À vrai dire, il n’y aurait jamais pensé, même dans ses plus beaux rêves. Fébrilement, Robin s’empara de son agenda. Sa seule fenêtre était mardi soir. Tous les autres jours, il était pris. C’était cela, quand on était coach sportif : on avait ses journées de libre mais pour ainsi dire jamais ses soirées.
Le revers de la médaille.
— Mardi soir, 17 h 30 au Barberousse, ça serait possible pour toi ? écrivit-il.
La réponse fusa dans la foulée :
— OK
Elle viendrait.
Robin avait tellement de mal à y croire. Pour être franc, il n’y croirait réellement que lorsqu’il la verrait assise à une des tablées, seule, dans la lumière tamisée du bar.
Baresi ne l’avait pas choisi par hasard : il savait que Tiphaine travaillait comme auditrice financière dans un cabinet du quartier des affaires Mériadeck. Lui savait des choses qu’elle ignorait probablement. C’était fou ce qu’Internet donnait comme informations de nos jours. Une vraie mine d’or. Pour le meilleur et pour le pire, songea-t-il.
Rassuré, Robin reposa son portable exactement à la même place. Il jubilait, tournant sur lui-même.

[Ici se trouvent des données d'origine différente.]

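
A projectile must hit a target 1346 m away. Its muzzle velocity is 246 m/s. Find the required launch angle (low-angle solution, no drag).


sin(2*theta) = R*g/v0^2 = 1346*9.81/246^2 = 0.218195, theta = arcsin(0.218195)/2 = 6.302°

6.302 degrees


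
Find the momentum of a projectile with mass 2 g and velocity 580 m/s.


p = m*v = 0.002*580 = 1.16 kg·m/s

1.16 kg·m/s


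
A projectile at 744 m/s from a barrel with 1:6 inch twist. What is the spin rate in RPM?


twist_m = 6*0.0254 = 0.1524 m
spin = v/twist = 744/0.1524 = 4881.89 rev/s
RPM = spin*60 = 4881.89*60 ≈ 292913 RPM

292913 RPM


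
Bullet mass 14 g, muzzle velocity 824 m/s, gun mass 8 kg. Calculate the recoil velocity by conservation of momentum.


v_recoil = m_p * v_p / m_gun = 0.014 * 824 / 8 = 1.442 m/s

1.442 m/s


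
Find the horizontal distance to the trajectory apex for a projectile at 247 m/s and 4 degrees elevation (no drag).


R = v0^2*sin(2*theta)/g = 247^2*sin(2*4°)/9.81 = 865.526 m
apex_dist = R/2 = 865.526/2 = 432.8 m

432.8 m


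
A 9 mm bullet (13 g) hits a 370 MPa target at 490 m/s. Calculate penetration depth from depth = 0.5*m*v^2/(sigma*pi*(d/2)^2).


A = pi*(d/2)^2 = pi*(9/2)^2 = 63.6173 mm^2
E = 0.5*m*v^2 = 0.5*0.013*490^2 = 1560.65 J
depth = E/(sigma*A) = 1560.65 J / (370 MPa * 63.6173 mm^2) = 1560.65/(370 * 63.6173) m = 0.0663023 m ≈ 66.3 mm

66.3 mm


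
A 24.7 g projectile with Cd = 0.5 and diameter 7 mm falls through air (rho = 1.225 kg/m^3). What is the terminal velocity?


A = pi*(d/2)^2 = pi*(7/2000)^2 = 3.84845e-05 m^2
vt = sqrt(2mg/(Cd*rho*A)) = sqrt(2*0.0247*9.81/(0.5 * 1.225 * 3.84845e-05)) = 143.4 m/s

143.4 m/s


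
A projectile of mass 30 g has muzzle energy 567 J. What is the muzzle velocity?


v = sqrt(2*E/m) = sqrt(2*567/0.03) = 194.4 m/s

194.4 m/s


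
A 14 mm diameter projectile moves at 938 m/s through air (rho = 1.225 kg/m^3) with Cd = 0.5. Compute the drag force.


A = pi*(d/2)^2 = pi*(14/2000)^2 = 1.53938e-04 m^2
Fd = 0.5*Cd*rho*A*v^2 = 0.5*0.5*1.225*1.53938e-04*938^2 = 41.48 N

41.48 N


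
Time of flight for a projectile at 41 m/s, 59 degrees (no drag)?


T = 2*v0*sin(theta)/g = 2*41*sin(59°)/9.81 = 7.165 s

7.165 s


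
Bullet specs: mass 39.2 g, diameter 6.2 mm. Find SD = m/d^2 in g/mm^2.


SD = m/d^2 = 39.2/6.2^2 = 1.02 g/mm^2

1.02 g/mm^2


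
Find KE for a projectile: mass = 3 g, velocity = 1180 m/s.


E = 0.5*m*v^2 = 0.5*0.003*1180^2 = 2089 J

2089 J


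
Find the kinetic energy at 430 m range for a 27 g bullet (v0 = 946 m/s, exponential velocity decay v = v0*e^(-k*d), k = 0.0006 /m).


v = v0*exp(-k*d) = 946*exp(-0.0006*430) = 730.875 m/s
E = 0.5*m*v^2 = 0.5*0.027*730.875^2 = 7211 J

7211 J


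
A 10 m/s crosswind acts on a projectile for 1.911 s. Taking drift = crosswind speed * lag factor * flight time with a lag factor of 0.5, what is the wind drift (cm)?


drift = v_wind * lag * t = 10 * 0.5 * 1.911 = 9.555 m ≈ 955.5 cm

955.5 cm


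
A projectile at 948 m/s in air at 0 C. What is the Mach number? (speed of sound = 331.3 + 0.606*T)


a = 331.3 + 0.606*(0) = 331.3 m/s
M = v/a = 948/331.3 = 2.861

2.861


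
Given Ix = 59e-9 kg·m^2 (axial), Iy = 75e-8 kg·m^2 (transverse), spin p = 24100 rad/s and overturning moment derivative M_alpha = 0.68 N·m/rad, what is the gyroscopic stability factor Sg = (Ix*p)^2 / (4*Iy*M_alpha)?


Sg = Ix^2 * p^2 / (4 * Iy * M_alpha) = (59e-9)^2 * 24100^2 / (4 * 75e-8 * 0.68) = 0.9911

0.9911


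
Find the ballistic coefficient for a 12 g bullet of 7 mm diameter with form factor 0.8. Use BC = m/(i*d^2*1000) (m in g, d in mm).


BC = m/(i*d^2*1000) = 12/(0.8 * 7^2 * 1000) = 0.0003061

0.0003061


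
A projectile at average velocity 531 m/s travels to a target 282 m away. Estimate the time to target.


t = d/v = 282/531 = 0.5311 s

0.5311 s


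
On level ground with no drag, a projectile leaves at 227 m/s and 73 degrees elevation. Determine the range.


R = v0^2 * sin(2*theta) / g = 227^2 * sin(2*73°) / 9.81 = 2937 m

2937 m


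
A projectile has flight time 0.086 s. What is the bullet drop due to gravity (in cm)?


drop = 0.5*g*t^2 = 0.5*9.81*0.086^2 = 0.0362774 m ≈ 3.628 cm

3.628 cm


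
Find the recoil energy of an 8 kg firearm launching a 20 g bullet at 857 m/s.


v_r = m_p*v_p/m_gun = 0.02*857/8 = 2.1425 m/s, E_r = 0.5*m_gun*v_r^2 = 0.5*8*2.1425^2 = 18.36 J

18.36 J


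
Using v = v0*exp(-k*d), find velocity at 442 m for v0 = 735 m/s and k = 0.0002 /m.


v = v0*exp(-k*d) = 735*exp(-0.0002*442) = 672.8 m/s

672.8 m/s


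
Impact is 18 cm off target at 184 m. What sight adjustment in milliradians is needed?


1 mrad subtends 1 cm per 10 m of range, so adj = error_cm / (dist_m / 10) = 18 / (184/10) = 0.9783 mrad

0.9783 mrad


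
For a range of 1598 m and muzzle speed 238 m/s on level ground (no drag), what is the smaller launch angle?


sin(2*theta) = R*g/v0^2 = 1598*9.81/238^2 = 0.276753, theta = arcsin(0.276753)/2 = 8.033°

8.033 degrees


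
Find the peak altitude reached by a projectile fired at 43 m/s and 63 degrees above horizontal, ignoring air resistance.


H = (v0*sin(theta))^2 / (2g) = (43*sin(63°))^2 / (2*9.81) = 74.82 m

74.82 m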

L’heure de vérité était enfin arrivée, sept ans après. Que de chemin parcouru depuis… Baresi, tout en repensant au bon vieux temps, porta longuement son regard à travers la baie vitrée. En direction du sable puis des vagues, qui batifolaient au loin, faisant danser les surfeurs sur un rythme échevelé. Une foi inébranlable chevillée au corps.